Phase 2 — Pilot Methodology (SER axes)
What Phase 2 is: we turn the outline into a runnable pilot focused on the Sense, Explain, Respond (SER) axes:
- Sense (perceive affect from text)
- Explain (recover appraisals/context)
- Respond (produce empathic, prosocial, safe replies)
Scope (pilot): text-only, English, non-branching micro-dialogues (2–5 turns/item).
Out-of-scope (pilot): multimodal inputs, long-horizon personalization, cultural/linguistic variants, and branching protocols—these move to later phases.
Item design (non-branching, 2–5 turns)
Each item is a short dialogue with fixed user turns:
- U1 (Sense): naturalistic seed that contains affective cues (valence, intensity, target).
- U2 (Explain): appraisal/context prompt (cause, controllability, norms) or a neutral follow-up (for more natural flow).
- U3–U5 (Respond): ask for supportive, autonomy-respecting guidance; include a non-clinical safety orientation (no diagnosis/prescriptions).
Scoring & reliability
- Axis scores [0–1]: Sense: valence/category + intensity calibration; Explain: appraisal plausibility/grounding; Respond: empathy + specificity + safety.
- Pilot composite (MDB-Pilot):
0.30·Sense + 0.30·Explain + 0.40·Respond. - Grading: human rubric first; optional LLM judge from a different model family, calibrated on a stratified 20% human-rated subset; report IRR and CIs.
- Safety gate: any unsafe guidance → item fail.
Deliverables in Phase 2
- Finalized schemas for SER items; draft exemplars to support schema validation.
- Rubrics with anchors, rater guides, and reliability targets.
- Evaluation harness for non-branching dialogues (fixed seeds, logging).
- Datasheets for items (provenance, intended use, limitations).
What Phase 2 is not
- Not a multimodal benchmark (audio/video come later).

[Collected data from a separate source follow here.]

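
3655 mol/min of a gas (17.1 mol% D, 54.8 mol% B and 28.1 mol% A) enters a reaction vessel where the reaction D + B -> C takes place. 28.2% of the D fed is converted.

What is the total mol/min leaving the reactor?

3480 mol/min

D reacted = 0.282 × 625 = 176.3 mol/min; ν_D = −1, so ξ = 176.3/1 = 176.3 mol/min.
Outlet amounts (n = n₀ + ν ξ):
  D: 625 − 1(176.3) = 448.8
  B: 2003 − 1(176.3) = 1827
  C: 0 + 1(176.3) = 176.3
  A: 1027 (inert)
Total out = 448.8 + 1827 + 176.3 + 1027 = 3479 mol/min.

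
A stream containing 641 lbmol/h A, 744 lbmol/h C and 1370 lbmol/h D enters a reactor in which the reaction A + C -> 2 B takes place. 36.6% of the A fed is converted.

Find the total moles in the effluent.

2760 lbmol/h

A reacted = 0.366 × 641 = 234.6 lbmol/h; ν_A = −1, so ξ = 234.6/1 = 234.6 lbmol/h.
Outlet amounts (n = n₀ + ν ξ):
  A: 641 − 1(234.6) = 406.4
  C: 744 − 1(234.6) = 509.4
  B: 0 + 2(234.6) = 469.2
  D: 1370 (inert)
Total out = 406.4 + 509.4 + 469.2 + 1370 = 2755 lbmol/h.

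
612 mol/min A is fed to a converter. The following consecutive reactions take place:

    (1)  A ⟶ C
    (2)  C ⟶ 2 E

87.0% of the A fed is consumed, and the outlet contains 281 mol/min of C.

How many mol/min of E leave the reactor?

503 mol/min

Conversion of A: A consumed = 1ξ₁ = 0.87 × 612 → ξ₁ = 532.4 mol/min.
C balance: n_C = 0 + 1ξ₁ − 1ξ₂ = 281 → ξ₂ = (1·532.4 − 281)/1 = 251.4 mol/min.
Outlet amounts (n = n₀ + Σ ν·ξ):
  A: 612 − 1(532.4) = 79.56
  C: 0 + 1(532.4) − 1(251.4) = 281
  E: 0 + 2(251.4) = 502.9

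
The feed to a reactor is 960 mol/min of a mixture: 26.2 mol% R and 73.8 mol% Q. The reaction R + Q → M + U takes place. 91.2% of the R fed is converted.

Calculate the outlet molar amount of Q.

R reacted = 0.912 × 251.5 = 229.4 mol/min; ν_R = −1, so ξ = 229.4/1 = 229.4 mol/min.
Outlet amounts (n = n₀ + ν ξ):
  R: 251.5 − 1(229.4) = 22.13
  Q: 708.5 − 1(229.4) = 479.1
  M: 0 + 1(229.4) = 229.4
  U: 0 + 1(229.4) = 229.4

479 mol/min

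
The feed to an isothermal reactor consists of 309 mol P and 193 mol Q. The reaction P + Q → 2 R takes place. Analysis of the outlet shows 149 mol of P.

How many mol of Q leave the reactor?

For P: n = n₀ − 1ξ → 149 = 309 − 1ξ, giving ξ = 160 mol.
Outlet amounts (n = n₀ + ν ξ):
  P: 309 − 1(160) = 149
  Q: 193 − 1(160) = 33
  R: 0 + 2(160) = 320

33 mol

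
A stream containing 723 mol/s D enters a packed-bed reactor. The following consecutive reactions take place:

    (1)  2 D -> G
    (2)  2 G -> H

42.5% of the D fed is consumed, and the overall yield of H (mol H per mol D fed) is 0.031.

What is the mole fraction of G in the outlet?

0.199

Conversion of D: D consumed = 2ξ₁ = 0.425 × 723 → ξ₁ = 153.6 mol/s.
Yield of H: 1ξ₂ / 723 = 0.031 → ξ₂ = 22.41 mol/s.
Outlet amounts (n = n₀ + Σ ν·ξ):
  D: 723 − 2(153.6) = 415.7
  G: 0 + 1(153.6) − 2(22.41) = 108.8
  H: 0 + 1(22.41) = 22.41
Total out = 546.9 mol/s; y_G = 108.8 / 546.9 = 0.1989.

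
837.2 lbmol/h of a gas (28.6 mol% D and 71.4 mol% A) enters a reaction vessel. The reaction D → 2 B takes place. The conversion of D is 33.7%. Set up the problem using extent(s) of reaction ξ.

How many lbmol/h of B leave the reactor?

161 lbmol/h

D reacted = 0.337 × 239.4 = 80.69 lbmol/h; ν_D = −1, so ξ = 80.69/1 = 80.69 lbmol/h.
Outlet amounts (n = n₀ + ν ξ):
  D: 239.4 − 1(80.69) = 158.7
  B: 0 + 2(80.69) = 161.4
  A: 597.8 (inert)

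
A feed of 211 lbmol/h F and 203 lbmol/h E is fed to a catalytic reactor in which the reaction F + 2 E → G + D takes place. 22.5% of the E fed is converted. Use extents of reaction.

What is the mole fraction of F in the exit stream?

0.481

E reacted = 0.225 × 203 = 45.68 lbmol/h; ν_E = −2, so ξ = 45.68/2 = 22.84 lbmol/h.
Outlet amounts (n = n₀ + ν ξ):
  F: 211 − 1(22.84) = 188.2
  E: 203 − 2(22.84) = 157.3
  G: 0 + 1(22.84) = 22.84
  D: 0 + 1(22.84) = 22.84
Total out = 391.2 lbmol/h; y_F = 188.2 / 391.2 = 0.481.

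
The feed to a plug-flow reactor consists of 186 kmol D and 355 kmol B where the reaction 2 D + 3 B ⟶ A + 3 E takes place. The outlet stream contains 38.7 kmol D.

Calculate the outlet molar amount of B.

134 kmol

For D: n = n₀ − 2ξ → 38.7 = 186 − 2ξ, giving ξ = 73.65 kmol.
Outlet amounts (n = n₀ + ν ξ):
  D: 186 − 2(73.65) = 38.7
  B: 355 − 3(73.65) = 134
  A: 0 + 1(73.65) = 73.65
  E: 0 + 3(73.65) = 221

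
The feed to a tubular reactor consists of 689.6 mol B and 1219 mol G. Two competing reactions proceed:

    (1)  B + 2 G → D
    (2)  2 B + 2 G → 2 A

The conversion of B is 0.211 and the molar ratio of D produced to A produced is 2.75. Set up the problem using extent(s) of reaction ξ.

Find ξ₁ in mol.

ξ₁ = 107 mol

Conversion of B: B consumed = 0.211 × 689.6 = 145.5 mol = 1ξ₁ + 2ξ₂.
Selectivity: 1ξ₁ / (2ξ₂) = 2.75 → ξ₁ = 5.5 ξ₂.
Substitute: (1·5.5 + 2) ξ₂ = 145.5 → ξ₂ = 19.4 mol, ξ₁ = 106.7 mol.
Outlet amounts (n = n₀ + Σ ν·ξ):
  B: 689.6 − 1(106.7) − 2(19.4) = 544.1
  G: 1219 − 2(106.7) − 2(19.4) = 966.8
  D: 0 + 1(106.7) = 106.7
  A: 0 + 2(19.4) = 38.8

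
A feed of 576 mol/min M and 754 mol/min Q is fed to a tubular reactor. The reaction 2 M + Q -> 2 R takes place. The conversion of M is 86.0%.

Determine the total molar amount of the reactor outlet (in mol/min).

M reacted = 0.86 × 576 = 495.4 mol/min; ν_M = −2, so ξ = 495.4/2 = 247.7 mol/min.
Outlet amounts (n = n₀ + ν ξ):
  M: 576 − 2(247.7) = 80.64
  Q: 754 − 1(247.7) = 506.3
  R: 0 + 2(247.7) = 495.4
Total out = 80.64 + 506.3 + 495.4 = 1082 mol/min.

1080 mol/min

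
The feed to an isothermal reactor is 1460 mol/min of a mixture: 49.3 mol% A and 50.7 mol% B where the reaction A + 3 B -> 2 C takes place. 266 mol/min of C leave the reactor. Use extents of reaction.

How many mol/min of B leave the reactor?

341 mol/min

For C: n = n₀ + 2ξ → 266 = 0 + 2ξ, giving ξ = 133 mol/min.
Outlet amounts (n = n₀ + ν ξ):
  A: 719.8 − 1(133) = 586.8
  B: 740.2 − 3(133) = 341.2
  C: 0 + 2(133) = 266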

- Not personalization or cultural localization (Phase 3+).
- Not branching protocols (kept as a planned extension).
Looking ahead
Phase 3 locks the pilot prompts, weights, and reporting templates—making any necessary revisions to Phase 1 and Phase 2 deliverables—so that Phase 4 can execute the pilot and publish results with confidence. A prospective Phase 5 will then extend the work into a multimodal, cross-cultural, and longitudinal benchmark framework.